U.S. District Court Judge Dolly M. Gee reversed the conviction based on evidence that a Santa Ana homicide detective secretly promised money to a jailhouse informant to testify that defendant Ramon Alvarez had confessed to him.
Six years after the conviction, informant Craig Gonzales said in a sworn declaration that he lied when he testified against Alvarez because he wanted an unspecified amount of money promised him by now-retired Detective David Rondou. Gonzales testified that he also was told he could move to any prison that he wanted.
Rondou countered in court testimony that he paid Gonzales $11,000 from a state reward fund after the trial to cover the informant’s burial costs. He testified Gonzales was terminally ill and close to death at the time.
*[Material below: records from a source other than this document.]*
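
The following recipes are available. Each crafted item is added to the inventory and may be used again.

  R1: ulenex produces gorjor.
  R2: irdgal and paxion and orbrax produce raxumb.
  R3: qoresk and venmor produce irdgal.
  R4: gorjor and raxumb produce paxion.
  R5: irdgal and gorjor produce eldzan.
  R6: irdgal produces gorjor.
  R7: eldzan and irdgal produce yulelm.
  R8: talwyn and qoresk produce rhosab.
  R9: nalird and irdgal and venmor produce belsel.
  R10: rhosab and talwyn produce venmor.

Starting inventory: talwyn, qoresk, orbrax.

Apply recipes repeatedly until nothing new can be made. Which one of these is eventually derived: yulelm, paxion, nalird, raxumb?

talwyn and qoresk → rhosab (R8).
rhosab and talwyn → venmor (R10).
qoresk and venmor → irdgal (R3).
Using R6, irdgal makes gorjor.
Using R5, irdgal and gorjor make eldzan.
Using R7, eldzan and irdgal make yulelm.
No rule produces nalird, and it is not given. paxion would need gorjor and raxumb (R4), but raxumb is never obtained. raxumb would need irdgal, paxion, and orbrax (R2), but paxion is never obtained.

yulelm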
Gonzales was not dying, however, court records show.
Detective not credible
U.S. Magistrate Judge Karen L. Stevenson ruled in a special report in January that Rondou’s explanation was not credible.
“A reasonable fact finder would not credit Detective Rondou’s testimony about the money to Gonzales,” Stevenson concluded. “Detective Rondou’s testimony was implausible because no evidence corroborated his testimony that the purpose of the money was Gonzales’ burial expenses.”
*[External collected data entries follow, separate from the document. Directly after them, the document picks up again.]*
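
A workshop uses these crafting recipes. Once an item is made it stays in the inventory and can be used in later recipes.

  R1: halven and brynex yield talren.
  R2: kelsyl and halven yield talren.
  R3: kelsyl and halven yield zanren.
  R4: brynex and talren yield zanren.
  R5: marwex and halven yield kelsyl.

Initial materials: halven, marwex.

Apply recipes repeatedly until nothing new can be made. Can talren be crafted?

Yes

marwex and halven → kelsyl (R5).
Using R2, kelsyl and halven make talren.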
For his part, Rondou disputed Gonzales’ contention that he was promised money before he testified in the murder trial and was told to lie about his history as an informant.
Although Alvarez’s murder sentence of 25 years to life was vacated, he was turned over by state authorities to a federal prison for an unrelated felony charge.
Body found in pool
The murder case against Alvarez stemmed from a 911 call about shots fired in a Santa Ana neighborhood in June 1998. While investigating, police found the body of Ruben Leal in an inflatable children’s pool in a backyard shed.
An autopsy showed that the muzzle of an assault-type rifle had been placed against the side of Leal’s head and fired. His brains and ice were found in a plastic bag beside his body in the pool. Other nearby bags contained blood and dirt.
Alvarez was found by police in the house, but he was not convicted until 14 years later, based on the testimony of Gonzales, the key witness.
Although Alvarez maintained his innocence, Gonzales testified the defendant described how he killed Leal and how he considered telling police it was a suicide.
The promise of payment to Gonzales and his history as an informant was withheld from the defense and the trial jury — a violation of the Brady disclosure law. Gonzales later said he was instructed by police to testify that he was not promised anything and to deny that he was an informant in any prior case.
Rondou countered that Gonzales didn’t know he was getting money until the detective showed up at the prison with a check.